Le gouvernement propose un gel des recrutements dans la fonction publique, à l’exception des secteurs de la santé, de l’éducation et de la sécurité, pour contenir une masse salariale qui absorbe près de 40% du budget de fonctionnement. Mais la mesure s’annonce difficile à faire passer au Parlement, sachant que la fonction publique reste le principal pourvoyeur d’emplois dans le pays.

Une trajectoire d’indemnité inquiétante

Au-delà des mesures fiscales et des dépenses courantes, c’est la trajectoire d’endettement qui inquiète le plus les observateurs. “Le projet actuel table sur un déficit qui porterait la dette à 23% du PIB, avec une projection qui pourrait grimper à 100% d’ici quatre ans. La Banque mondiale a déjà alerté Alger à ce sujet”, avertit Boukherouf.

“Le surendettement structurel est une bombe à retardement. Il ne s’agit pas simplement de chiffres, mais d’une perte de souveraineté économique. Si rien ne change, d’ici 2029 ou 2030, nous serons littéralement submergés par le crédit. Nous n’emprunterons plus pour investir, mais pour rembourser. Et c’est là que la spirale devient infernale”, alerte l’économiste.

Boukherouf dénonce notamment les “budgets non affectés” inscrits au ministère des Finances, qu’il qualifie d’ “artifice comptable pour masquer un déficit chronique”. “Ces budgets permettent de colmater les trous chaque année, sans jamais régler le problème de fond. Le déficit est devenu structurel, et donc dangereux.”

Des mesures conteroversées qui s’annoncent difficiles à faire passer

Le gouvernement met sur la table plusieurs mesures controversées pour tenter de dégager de nouvelles recettes. Une hausse de la fiscalité sur les revenus fonciers et locatifs, censée rapporter près de 95 milliards de dinars, constitue un défi de taille pour l’administration fiscale et les entreprises. Cette transition vers une fiscalité plus diversifiée apparaît indispensable pour garantir la soutenabilité des finances publiques, mais sa mise en œuvre risque de toucher de nombreux propriétaires qui complètent leurs revenus avec la location.

Le texte prévoit aussi d’instaurer une taxe exceptionnelle sur les produits importés non essentiels, censée rapporter 150 milliards de dinars et encourager la production locale. Le gouvernement argue que cette taxe doit freiner l’hémorragie des devises et protéger l’industrie nationale, mais l’idée divise déjà avant même le début des débats, certains craignant une répercussion immédiate sur les prix à la consommation.

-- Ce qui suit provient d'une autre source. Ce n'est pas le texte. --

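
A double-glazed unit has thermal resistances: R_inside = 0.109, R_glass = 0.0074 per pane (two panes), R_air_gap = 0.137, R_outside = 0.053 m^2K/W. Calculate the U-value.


Total thermal resistance (series):
  R_total = R_in + R_glass + R_air + R_glass + R_out
  R_total = 0.109 + 0.0074 + 0.137 + 0.0074 + 0.053 = 0.3138 m^2K/W
U-value = 1 / R_total = 1 / 0.3138 = 3.187 W/m^2K

3.187 W/m^2K


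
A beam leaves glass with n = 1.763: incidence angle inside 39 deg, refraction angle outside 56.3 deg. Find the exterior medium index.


Apply Snell's law: n1 * sin(theta1) = n2 * sin(theta2)
  n2 = n1 * sin(theta1) / sin(theta2)
  sin(39) = 0.62932
  sin(56.3) = 0.831954
  n2 = 1.763 * 0.62932 / 0.831954 = 1.3336

1.3336


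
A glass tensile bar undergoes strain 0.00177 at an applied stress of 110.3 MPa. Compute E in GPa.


Young's modulus: E = stress / strain
  E = 110.3 MPa / 0.00177 = 62316.38 MPa
Convert to GPa: 62316.38 / 1000 = 62.32 GPa

62.32 GPa


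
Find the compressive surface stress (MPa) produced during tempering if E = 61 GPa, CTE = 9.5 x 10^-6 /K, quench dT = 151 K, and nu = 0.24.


Tempering stress: sigma = E * alpha * dT / (1 - nu)
  E (MPa) = 61 * 1000 = 61000
  Numerator = 61000 * (9.5 x 10^-6) * 151 = 87.5045
  Denominator = 1 - 0.24 = 0.76
  sigma = 87.5045 / 0.76 = 115.1 MPa

115.1 MPa


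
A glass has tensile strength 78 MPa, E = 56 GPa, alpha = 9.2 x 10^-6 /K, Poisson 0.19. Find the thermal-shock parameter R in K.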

Le dossier le plus explosif concerne les subventions. Le gouvernement propose de réduire progressivement les subventions sur l’électricité et le gaz pour les gros consommateurs, une mesure censée rapporter 200 milliards de dinars en diminuant de 30% les subventions pour les ménages dont la consommation dépasse certains seuils. Cette proposition risque d’être massivement rejetée, sachant que les Algériens considèrent les subventions comme un acquis social intouchable et que toute tentative de réforme dans ce domaine a historiquement provoqué de fortes tensions sociales.

Face à ces résistances prévisibles, Belkacem Boukherouf plaide pour “une véritable rupture avec la logique de reconduction”. Selon lui, trois réformes s’imposent : “Réformer la fonction publique et la masse salariale. Réaffecter les ressources humaines vers des secteurs productifs, et mettre fin aux emplois budgétivores sans impact économique. Repenser l’allocation chômage. Elle ne doit pas devenir un revenu permanent. Il faut la conditionner à la formation et à la recherche active d’emploi, tout en renforçant les contrôles pour éliminer les abus. Innover financièrement et fiscalement. Diversifier les recettes publiques, moderniser la fiscalité locale, et attirer les capitaux privés au lieu de se reposer exclusivement sur les hydrocarbures.”

“Sans une révolution budgétaire, l’Algérie risque d’entrer dans une décennie de stagnation. Le pays ne manque ni de compétences, ni de ressources, mais de volonté de rupture. Tant que la reconduction remplacera la réforme, la dette remplacera l’espoir”, conclut l’économiste.